The runtime is not used for reaching the conclusion; the tool uses only the UOPS performance counters. In particular, it first benchmarks the instruction in isolation using the UOPS_EXECUTED.THREAD (B1.01) counter (on Skylake). This is what is reported as "Number of μops" on http://uops.info/html-instr/VPGATHERDD_YMM_VSIB_YMM_YMM.html, which is 5 in this example. I was assuming that this value would correspond to the sum of the UOPS_DISPATCHED_PORT* counters if the corresponding ports are blocked by other instructions. The conclusion (3) is then reached by subtracting from the "Number of μops" count (5) the previous conclusions (in the example " One μop that can only use port 5" and "One μop that can only use port 0"), and then taking the minimum of the remaining uops and the uops on this port.

I think what happens it that a two uops is issued to p23 (maybe specifically one to each, or maybe it just schedules that way), and then these uops replay 4 times each (in the case of gatherdd) to load all 8 items (each time they execute they load 1 item and accumulate the results into a temporary register).

Interesting! I was not aware of these kinds of replays. Is there any reference for this?

I did notice before that when running, e.g., something like MOV [R14], RAX; mov RAX, [R14] in isolation, I get more than 4 uops on port 4, which seems to be caused by some form of uop replay. However, this goes away if the sequence is run together with something that blocks port 4.

travisdowns commented 5 years ago

Interesting! I was not aware of these kinds of replays. Is there any reference for this?

You could check the patents (I haven't done it yet), but not that I'm aware of, specifically for gather.

Uops that depend on a load replay in the case they miss in the L1: they first dispatch optimistically when the load is expected to come back from the L1, but if it misses, they will replay ~7 cycles later when the load is expected to come back from the L2 (L1 and L2 have fixed latencies), but if that fails they will wait until the load finally comes back, so can replay three times in that scenario.

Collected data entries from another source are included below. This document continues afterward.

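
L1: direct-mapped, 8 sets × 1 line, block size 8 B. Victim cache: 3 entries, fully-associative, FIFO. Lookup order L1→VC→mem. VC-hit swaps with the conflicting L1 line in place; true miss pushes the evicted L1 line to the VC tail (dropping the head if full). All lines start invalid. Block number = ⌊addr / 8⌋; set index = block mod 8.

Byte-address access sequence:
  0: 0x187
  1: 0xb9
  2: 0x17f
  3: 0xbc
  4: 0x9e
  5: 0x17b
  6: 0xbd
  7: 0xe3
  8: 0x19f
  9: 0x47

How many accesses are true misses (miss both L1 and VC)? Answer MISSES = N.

MISSES = 7

#0 0x187→b48/s0 MISS; vc=[]
#1 0xb9→b23/s7 MISS; vc=[]
#2 0x17f→b47/s7 MISS; vc=[23]
#3 0xbc→b23/s7 VC-HIT; vc=[47]
#4 0x9e→b19/s3 MISS; vc=[47]
#5 0x17b→b47/s7 VC-HIT; vc=[23]
#6 0xbd→b23/s7 VC-HIT; vc=[47]
#7 0xe3→b28/s4 MISS; vc=[47]
#8 0x19f→b51/s3 MISS; vc=[47,19]
#9 0x47→b8/s0 MISS; vc=[47,19,48]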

They would also replay in various cases of store forwarding speculation as in your example: e.g., for a store hitting a load as in your case, if the store data wasn't available, they would replay later when the store is available, etc. The "dispatched" counters count each time an operation tries to execute, and I guess the "executed" counter maybe only counts successful executions (i.e., doens't count uops that will be replayed).

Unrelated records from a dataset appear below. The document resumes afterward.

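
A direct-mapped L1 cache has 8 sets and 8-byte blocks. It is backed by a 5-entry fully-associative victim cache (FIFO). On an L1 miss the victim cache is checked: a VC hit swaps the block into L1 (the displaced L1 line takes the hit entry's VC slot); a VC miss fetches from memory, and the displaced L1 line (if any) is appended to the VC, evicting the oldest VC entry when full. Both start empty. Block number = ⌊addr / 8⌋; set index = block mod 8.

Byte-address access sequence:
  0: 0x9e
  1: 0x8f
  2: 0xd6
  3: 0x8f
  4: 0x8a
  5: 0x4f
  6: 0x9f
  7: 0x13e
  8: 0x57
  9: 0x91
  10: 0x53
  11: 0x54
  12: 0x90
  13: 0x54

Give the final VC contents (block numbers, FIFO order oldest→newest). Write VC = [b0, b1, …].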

However, I am not aware of any discussion of gathers working this way, and it is different to the above examples: here the loads are probably succeeding, so the replay (if it exists) is not due to failure but due to more work to be done (more elements). Maybe it is not replayed at all but rather just 8 uops being issued, and the "executed" counter doesn't count them, I dunno.

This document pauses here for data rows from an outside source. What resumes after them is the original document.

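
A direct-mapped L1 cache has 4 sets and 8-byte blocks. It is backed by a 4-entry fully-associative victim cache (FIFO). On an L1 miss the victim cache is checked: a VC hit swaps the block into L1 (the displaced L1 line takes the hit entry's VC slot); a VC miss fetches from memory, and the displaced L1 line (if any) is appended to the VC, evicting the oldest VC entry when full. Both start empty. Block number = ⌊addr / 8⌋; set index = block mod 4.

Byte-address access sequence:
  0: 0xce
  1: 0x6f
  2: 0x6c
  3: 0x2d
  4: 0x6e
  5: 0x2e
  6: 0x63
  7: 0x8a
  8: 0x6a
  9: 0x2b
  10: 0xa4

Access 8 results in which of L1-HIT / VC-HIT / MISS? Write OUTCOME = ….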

travisdowns commented 5 years ago

Question: many of the pages have a counter simply called UOPS: but what counter is that exactly?

andreas-abel commented 5 years ago

Question: many of the pages have a counter simply called UOPS: but what counter is that exactly?

From Nehalem to Broadwell, it is UOPS_RETIRED.ALL (C2.01). From Skylake onwards, it is UOPS_EXECUTED.THREAD (B1.01).

travisdowns commented 5 years ago

Thanks @andreas-abel .

I don't know if you want to use hardcoded rules, but for this type of problem you could hard-code the rule that load ops only ever execute on 2,3, never anywhere else. So you can simply count the number of ops on 2,3. When stores are involved it is more complicated because the AGU part of stores can use p23 and sometimes p7.

andreas-abel commented 4 years ago

This should be fixed with the latest update.

travisdowns commented 4 years ago

Thanks @andreas-abel .

If you can share, what was the fix?

andreas-abel commented 4 years ago

I removed the restriction that the sum of the uops on the ports cannot be larger than UOPS_EXECUTED.THREAD.

However, for instructions with a lock prefix, I added a restriction that they cannot use more than one uop on the store data port. According to IACA, this is the case, but in measurements, they often use more than one, which is likely due to replays. However, they also use more uops on p0156 as they should; I'm not really sure what to do about these cases.